When analyzing this sector, tangible book value per share (TBVPS) takes precedence over many other metrics. This measure isolates genuine per-share value and provides insight into the institution’s capital position across diverse operations. On the other hand, EPS is often distorted by the diverse nature of operations, mergers, and various accounting treatments across different business units. Book value provides clearer performance insights.
Oaktree Specialty Lending’s TBVPS declined at a 1.7% annual clip over the last five years. A turnaround doesn’t seem to be in sight as its TBVPS also dropped by 7.5% annually over the last two years ($19.58 to $16.76 per share).

10. Return on Equity
Return on equity (ROE) reveals the profit generated per dollar of shareholder equity, which represents a key source of bank funding. Banks maintaining elevated ROE levels tend to accelerate wealth creation for shareholders via earnings retention, buybacks, and distributions.
Over the last five years, Oaktree Specialty Lending has averaged an ROE of 8.8%, uninspiring for a company operating in a sector where the average shakes out around 10%.

11. Balance Sheet Assessment
The debt-to-equity ratio is a widely used measure to assess a company's balance sheet health. A higher ratio means that a business aggressively financed its growth with debt. This can result in higher earnings (if the borrowed funds are invested profitably) but also increases risk.
If debt levels are too high, there could be difficulties in meeting obligations, especially during economic downturns or periods of rising interest rates if the debt has variable-rate payments.

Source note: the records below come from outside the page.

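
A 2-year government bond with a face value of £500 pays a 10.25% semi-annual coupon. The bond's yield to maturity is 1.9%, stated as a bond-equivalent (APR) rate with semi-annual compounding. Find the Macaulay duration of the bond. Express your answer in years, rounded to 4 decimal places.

1.8699 years

Periodic yield y = 0.0095. Discount each cash flow and weight by its period:
  t   CF        PV=CF/(1+0.0095)^t    t·PV
  1       25.625        25.3839        25.3839
  2       25.625        25.1450        50.2900
  3       25.625        24.9083        74.7250
  4      525.625       506.1168     2,024.4670
  Σ                    581.5539     2,174.8659
Price P = Σ PV = 581.5539.
Macaulay duration = Σ(t·PV) / P = 2,174.8659 / 581.5539 = 3.73975 half-year periods.
In years: 3.73975 / 2 = 1.86987 years.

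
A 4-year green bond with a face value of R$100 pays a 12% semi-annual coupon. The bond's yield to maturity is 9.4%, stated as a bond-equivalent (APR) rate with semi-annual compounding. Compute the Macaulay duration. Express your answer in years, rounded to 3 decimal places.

Periodic yield y = 0.047. Discount each cash flow and weight by its period:
  t   CF        PV=CF/(1+0.047)^t    t·PV
  1         6.00         5.7307         5.7307
  2         6.00         5.4734        10.9468
  3         6.00         5.2277        15.6831
  4         6.00         4.9930        19.9721
  5         6.00         4.7689        23.8445
  6         6.00         4.5548        27.3289
  7         6.00         4.3504        30.4525
  8       106.00        73.4061       587.2492
  Σ                    108.5050       721.2078
Price P = Σ PV = 108.5050.
Macaulay duration = Σ(t·PV) / P = 721.2078 / 108.5050 = 6.64677 half-year periods.
In years: 6.64677 / 2 = 3.32338 years.

3.323 years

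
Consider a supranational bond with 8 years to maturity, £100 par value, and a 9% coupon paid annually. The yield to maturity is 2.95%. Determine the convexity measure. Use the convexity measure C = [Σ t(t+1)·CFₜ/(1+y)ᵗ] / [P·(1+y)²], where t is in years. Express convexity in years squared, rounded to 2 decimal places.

49.70

With y = 0.0295:
  t   CF        PV=CF/(1+0.0295)^t    t·PV        t(t+1)·PV
  1         9.00         8.7421         8.7421          17.4842
  2         9.00         8.4916        16.9832          50.9496
  3         9.00         8.2483        24.7448          98.9794
  4         9.00         8.0119        32.0477         160.2386
  5         9.00         7.7823        38.9117         233.4705
  6         9.00         7.5593        45.3561         317.4927
  7         9.00         7.3427        51.3992         411.1933
  8       109.00        86.3805       691.0440       6,219.3957
  Σ                    142.5589       909.2289       7,509.2040
P = 142.5589.
Convexity = Σ t(t+1)·PV / [P·(1+y)²] = 7,509.2040 / (142.5589 × 1.059870) = 49.69893.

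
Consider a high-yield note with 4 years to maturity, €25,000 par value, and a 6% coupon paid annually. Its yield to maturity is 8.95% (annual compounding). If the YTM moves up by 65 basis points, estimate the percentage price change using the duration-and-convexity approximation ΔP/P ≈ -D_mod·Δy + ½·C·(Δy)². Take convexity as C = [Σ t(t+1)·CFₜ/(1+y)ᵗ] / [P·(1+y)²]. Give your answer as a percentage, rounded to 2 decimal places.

With y = 0.0895:
  t   CF        PV=CF/(1+0.0895)^t    t·PV        t(t+1)·PV
  1     1,500.00     1,376.7783     1,376.7783       2,753.5567
  2     1,500.00     1,263.6791     2,527.3581       7,582.0744
  3     1,500.00     1,159.8706     3,479.6119      13,918.4477
  4    26,500.00    18,807.7540    75,231.0160     376,155.0799
  Σ                 22,608.0820    82,614.7644     400,409.1586
P = 22,608.0820; D_Mac = 3.65421 yrs; D_mod = 3.35403 yrs; C = 14.92058.
Duration effect: -3.35403 × (+0.0065) = -0.021801
Convexity effect: 0.5 × 14.92058 × (0.0065)² = +0.0003152
ΔP/P ≈ -0.021801 + 0.0003152 = -0.021486 = -2.1486%.

-2.15%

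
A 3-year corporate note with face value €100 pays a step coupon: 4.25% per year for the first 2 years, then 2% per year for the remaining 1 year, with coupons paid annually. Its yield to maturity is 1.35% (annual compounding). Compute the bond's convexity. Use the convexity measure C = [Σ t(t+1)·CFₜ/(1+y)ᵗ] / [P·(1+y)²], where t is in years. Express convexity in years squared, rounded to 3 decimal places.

11.071

With y = 0.0135:
  t   CF        PV=CF/(1+0.0135)^t    t·PV        t(t+1)·PV
  1         4.25         4.1934         4.1934           8.3868
  2         4.25         4.1375         8.2751          24.8252
  3       102.00        97.9781       293.9342       1,175.7369
  Σ                    106.3090       306.4027       1,208.9489
P = 106.3090.
Convexity = Σ t(t+1)·PV / [P·(1+y)²] = 1,208.9489 / (106.3090 × 1.027182) = 11.07109.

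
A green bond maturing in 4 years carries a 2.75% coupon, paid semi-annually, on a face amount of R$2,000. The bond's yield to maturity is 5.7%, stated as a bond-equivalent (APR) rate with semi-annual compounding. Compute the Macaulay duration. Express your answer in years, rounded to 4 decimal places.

Periodic yield y = 0.0285. Discount each cash flow and weight by its period:
  t   CF        PV=CF/(1+0.0285)^t    t·PV
  1        27.50        26.7380        26.7380
  2        27.50        25.9971        51.9941
  3        27.50        25.2767        75.8300
  4        27.50        24.5762        98.3050
  5        27.50        23.8952       119.4761
  6        27.50        23.2331       139.3985
  7        27.50        22.5893       158.1250
  8     2,027.50     1,619.2969    12,954.3755
  Σ                  1,791.6025    13,624.2423
Price P = Σ PV = 1,791.6025.
Macaulay duration = Σ(t·PV) / P = 13,624.2423 / 1,791.6025 = 7.60450 half-year periods.
In years: 7.60450 / 2 = 3.80225 years.

3.8023 years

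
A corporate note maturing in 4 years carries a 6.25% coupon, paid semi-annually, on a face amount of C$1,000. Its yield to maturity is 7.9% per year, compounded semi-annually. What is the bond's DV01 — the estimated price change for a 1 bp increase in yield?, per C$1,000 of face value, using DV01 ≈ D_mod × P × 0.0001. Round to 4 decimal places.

Periodic yield y = 0.0395.
  t   CF        PV=CF/(1+0.0395)^t    t·PV
  1        31.25        30.0625        30.0625
  2        31.25        28.9202        57.8404
  3        31.25        27.8212        83.4637
  4        31.25        26.7641       107.0563
  5        31.25        25.7471       128.7353
  6        31.25        24.7687       148.6121
  7        31.25        23.8275       166.7925
  8     1,031.25       756.4287     6,051.4298
  Σ                    944.3400     6,773.9926
P = 944.3400; D_Mac = 7.17326 half-year periods = 3.58663 yrs; D_mod = 3.45034 yrs.
DV01 ≈ 3.45034 × 944.3400 × 0.0001 = 0.325829.

C$0.3258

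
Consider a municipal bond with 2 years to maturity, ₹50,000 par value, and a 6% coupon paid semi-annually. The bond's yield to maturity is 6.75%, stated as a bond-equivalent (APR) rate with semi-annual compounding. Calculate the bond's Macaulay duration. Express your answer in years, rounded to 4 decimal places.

Periodic yield y = 0.03375. Discount each cash flow and weight by its period:
  t   CF        PV=CF/(1+0.03375)^t    t·PV
  1     1,500.00     1,451.0278     1,451.0278
  2     1,500.00     1,403.6545     2,807.3089
  3     1,500.00     1,357.8278     4,073.4834
  4    51,500.00    45,096.7390   180,386.9561
  Σ                 49,309.2491   188,718.7762
Price P = Σ PV = 49,309.2491.
Macaulay duration = Σ(t·PV) / P = 188,718.7762 / 49,309.2491 = 3.82725 half-year periods.
In years: 3.82725 / 2 = 1.91362 years.

1.9136 years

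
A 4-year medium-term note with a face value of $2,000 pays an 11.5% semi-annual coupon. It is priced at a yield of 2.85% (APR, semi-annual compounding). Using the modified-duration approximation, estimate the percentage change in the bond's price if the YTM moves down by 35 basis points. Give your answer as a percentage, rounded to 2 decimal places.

+1.18%

Periodic yield y = 0.01425. Modified duration first:
  t   CF        PV=CF/(1+0.01425)^t    t·PV
  1       115.00       113.3843       113.3843
  2       115.00       111.7912       223.5825
  3       115.00       110.2206       330.6618
  4       115.00       108.6720       434.6881
  5       115.00       107.1452       535.7260
  6       115.00       105.6398       633.8391
  7       115.00       104.1556       729.0894
  8     2,115.00     1,888.6446    15,109.1568
  Σ                  2,649.6534    18,110.1280
P = 2,649.6534; D_Mac = 6.83490 half-year periods = 3.41745 yrs; D_mod = 3.41745/(1+0.01425) = 3.36944 yrs.
ΔP/P ≈ -D_mod · Δy = -3.36944 × (-0.0035) = +0.011793 = +1.1793%.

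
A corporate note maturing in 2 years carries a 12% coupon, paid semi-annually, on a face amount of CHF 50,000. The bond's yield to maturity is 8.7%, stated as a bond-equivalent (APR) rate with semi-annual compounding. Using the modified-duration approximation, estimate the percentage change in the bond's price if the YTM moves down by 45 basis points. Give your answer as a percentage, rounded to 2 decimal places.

+0.79%

Periodic yield y = 0.0435. Modified duration first:
  t   CF        PV=CF/(1+0.0435)^t    t·PV
  1     3,000.00     2,874.9401     2,874.9401
  2     3,000.00     2,755.0935     5,510.1871
  3     3,000.00     2,640.2430     7,920.7289
  4    53,000.00    44,699.8490   178,799.3960
  Σ                 52,970.1256   195,105.2521
P = 52,970.1256; D_Mac = 3.68331 half-year periods = 1.84165 yrs; D_mod = 1.84165/(1+0.0435) = 1.76488 yrs.
ΔP/P ≈ -D_mod · Δy = -1.76488 × (-0.0045) = +0.007942 = +0.7942%.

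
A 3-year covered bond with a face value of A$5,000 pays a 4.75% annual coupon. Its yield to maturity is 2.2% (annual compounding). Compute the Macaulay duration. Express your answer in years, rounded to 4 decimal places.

2.8710 years

Periodic yield y = 0.022. Discount each cash flow and weight by its year:
  t   CF        PV=CF/(1+0.022)^t    t·PV
  1       237.50       232.3875       232.3875
  2       237.50       227.3850       454.7700
  3     5,237.50     4,906.4949    14,719.4846
  Σ                  5,366.2673    15,406.6421
Price P = Σ PV = 5,366.2673.
Macaulay duration = Σ(t·PV) / P = 15,406.6421 / 5,366.2673 = 2.87102 years.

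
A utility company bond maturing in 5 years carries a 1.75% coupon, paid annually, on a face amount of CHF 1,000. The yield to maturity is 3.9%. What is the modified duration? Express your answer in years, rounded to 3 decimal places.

Periodic yield y = 0.039. First find Macaulay duration:
  t   CF        PV=CF/(1+0.039)^t    t·PV
  1        17.50        16.8431        16.8431
  2        17.50        16.2109        32.4218
  3        17.50        15.6024        46.8072
  4        17.50        15.0167        60.0670
  5     1,017.50       840.3432     4,201.7159
  Σ                    904.0163     4,357.8550
P = 904.0163; Macaulay duration = 4,357.8550 / 904.0163 = 4.82055 years.
Modified duration = D_Mac / (1 + y) = 4.82055 / 1.039 = 4.63960 years.

4.640 years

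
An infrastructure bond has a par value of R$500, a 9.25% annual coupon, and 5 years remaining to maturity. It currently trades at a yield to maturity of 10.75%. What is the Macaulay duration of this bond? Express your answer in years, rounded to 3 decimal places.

Periodic yield y = 0.1075. Discount each cash flow and weight by its year:
  t   CF        PV=CF/(1+0.1075)^t    t·PV
  1        46.25        41.7607        41.7607
  2        46.25        37.7072        75.4144
  3        46.25        34.0471       102.1414
  4        46.25        30.7423       122.9693
  5       546.25       327.8482     1,639.2409
  Σ                    472.1056     1,981.5267
Price P = Σ PV = 472.1056.
Macaulay duration = Σ(t·PV) / P = 1,981.5267 / 472.1056 = 4.19721 years.

4.197 years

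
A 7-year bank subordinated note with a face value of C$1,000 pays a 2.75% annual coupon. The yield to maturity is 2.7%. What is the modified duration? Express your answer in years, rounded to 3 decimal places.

6.293 years

Periodic yield y = 0.027. First find Macaulay duration:
  t   CF        PV=CF/(1+0.027)^t    t·PV
  1        27.50        26.7770        26.7770
  2        27.50        26.0730        52.1461
  3        27.50        25.3876        76.1628
  4        27.50        24.7201        98.8806
  5        27.50        24.0702       120.3512
  6        27.50        23.4374       140.6246
  7     1,027.50       852.6852     5,968.7964
  Σ                  1,003.1507     6,483.7386
P = 1,003.1507; Macaulay duration = 6,483.7386 / 1,003.1507 = 6.46337 years.
Modified duration = D_Mac / (1 + y) = 6.46337 / 1.027 = 6.29345 years.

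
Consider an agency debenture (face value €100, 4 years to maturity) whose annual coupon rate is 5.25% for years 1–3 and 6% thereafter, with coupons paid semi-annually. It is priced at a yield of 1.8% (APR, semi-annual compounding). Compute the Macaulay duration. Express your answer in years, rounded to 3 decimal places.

Periodic yield y = 0.009. Discount each cash flow and weight by its period:
  t   CF        PV=CF/(1+0.009)^t    t·PV
  1        2.625         2.6016         2.6016
  2        2.625         2.5784         5.1568
  3        2.625         2.5554         7.6661
  4        2.625         2.5326        10.1304
  5        2.625         2.5100        12.5500
  6        2.625         2.4876        14.9257
  7        3.000         2.8176        19.7234
  8      103.000        95.8756       767.0044
  Σ                    113.9587       839.7583
Price P = Σ PV = 113.9587.
Macaulay duration = Σ(t·PV) / P = 839.7583 / 113.9587 = 7.36897 half-year periods.
In years: 7.36897 / 2 = 3.68448 years.

3.684 years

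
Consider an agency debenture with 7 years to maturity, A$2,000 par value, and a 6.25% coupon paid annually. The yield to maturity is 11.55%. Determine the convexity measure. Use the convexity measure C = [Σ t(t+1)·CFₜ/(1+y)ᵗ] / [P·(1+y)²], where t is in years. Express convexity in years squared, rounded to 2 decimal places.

With y = 0.1155:
  t   CF        PV=CF/(1+0.1155)^t    t·PV        t(t+1)·PV
  1       125.00       112.0574       112.0574         224.1147
  2       125.00       100.4548       200.9097         602.7290
  3       125.00        90.0536       270.1609       1,080.6437
  4       125.00        80.7294       322.9176       1,614.5880
  5       125.00        72.3706       361.8530       2,171.1178
  6       125.00        64.8773       389.2636       2,724.8453
  7     2,125.00       988.7168     6,921.0176      55,368.1406
  Σ                  1,509.2599     8,578.1797      63,786.1792
P = 1,509.2599.
Convexity = Σ t(t+1)·PV / [P·(1+y)²] = 63,786.1792 / (1,509.2599 × 1.244340) = 33.96436.

33.96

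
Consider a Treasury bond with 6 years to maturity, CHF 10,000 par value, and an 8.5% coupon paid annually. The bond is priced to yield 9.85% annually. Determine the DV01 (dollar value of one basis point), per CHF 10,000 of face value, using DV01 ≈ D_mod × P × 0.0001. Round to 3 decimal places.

CHF 4.201

Periodic yield y = 0.0985.
  t   CF        PV=CF/(1+0.0985)^t    t·PV
  1       850.00       773.7824       773.7824
  2       850.00       704.3991     1,408.7982
  3       850.00       641.2372     1,923.7117
  4       850.00       583.7390     2,334.9558
  5       850.00       531.3964     2,656.9821
  6    10,850.00     6,174.8921    37,049.3524
  Σ                  9,409.4462    46,147.5827
P = 9,409.4462; D_Mac = 4.90439 yrs; D_mod = 4.46462 yrs.
DV01 ≈ 4.46462 × 9,409.4462 × 0.0001 = 4.200963.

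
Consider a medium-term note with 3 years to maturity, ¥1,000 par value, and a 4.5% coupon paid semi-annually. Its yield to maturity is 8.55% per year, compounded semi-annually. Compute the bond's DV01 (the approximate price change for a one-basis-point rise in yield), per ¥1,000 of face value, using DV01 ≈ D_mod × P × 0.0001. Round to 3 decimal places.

¥0.243

Periodic yield y = 0.04275.
  t   CF        PV=CF/(1+0.04275)^t    t·PV
  1        22.50        21.5776        21.5776
  2        22.50        20.6929        41.3859
  3        22.50        19.8446        59.5337
  4        22.50        19.0310        76.1240
  5        22.50        18.2508        91.2539
  6     1,022.50       795.3937     4,772.3620
  Σ                    894.7905     5,062.2371
P = 894.7905; D_Mac = 5.65745 half-year periods = 2.82873 yrs; D_mod = 2.71276 yrs.
DV01 ≈ 2.71276 × 894.7905 × 0.0001 = 0.242735.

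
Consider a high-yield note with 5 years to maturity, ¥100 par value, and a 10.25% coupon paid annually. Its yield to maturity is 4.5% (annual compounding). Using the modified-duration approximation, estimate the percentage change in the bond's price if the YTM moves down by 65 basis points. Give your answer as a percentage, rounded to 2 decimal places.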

Oaktree Specialty Lending currently has $1.47 billion of debt and $1.48 billion of shareholder's equity on its balance sheet, and over the past four quarters, has averaged a debt-to-equity ratio of 1.1×. We think this is safe and raises no red flags. In general, we’re comfortable with any ratio below 3.5× for a financials business.
12. Key Takeaways from Oaktree Specialty Lending’s Q2 Results
We struggled to find many positives in these results. Its AUM missed and its EPS fell short of Wall Street’s estimates. Overall, this was a softer quarter. The stock remained flat at $13.73 immediately following the results.
13. Is Now The Time To Buy Oaktree Specialty Lending?
Updated: November 7, 2025 at 11:48 PM EST
A common mistake we notice when investors are deciding whether to buy a stock or not is that they simply look at the latest earnings results. Business quality and valuation matter more, so we urge you to understand these dynamics as well.
We see the value of companies driving economic growth, but in the case of Oaktree Specialty Lending, we’re out. Although its revenue growth was impressive over the last five years, it’s expected to deteriorate over the next 12 months and its declining pre-tax profit margin shows the business has become less efficient. And while the company’s astounding EPS growth over the last five years shows its profits are trickling down to shareholders, the downside is its TBVPS has declined over the last five years.
Oaktree Specialty Lending’s forward price-to-sales ratio is 3.9x. The market typically values companies like Oaktree Specialty Lending based on their anticipated profits for the next 12 months, but there aren’t enough published estimates to arrive at a reliable number. You should avoid this stock for now - better opportunities lie elsewhere.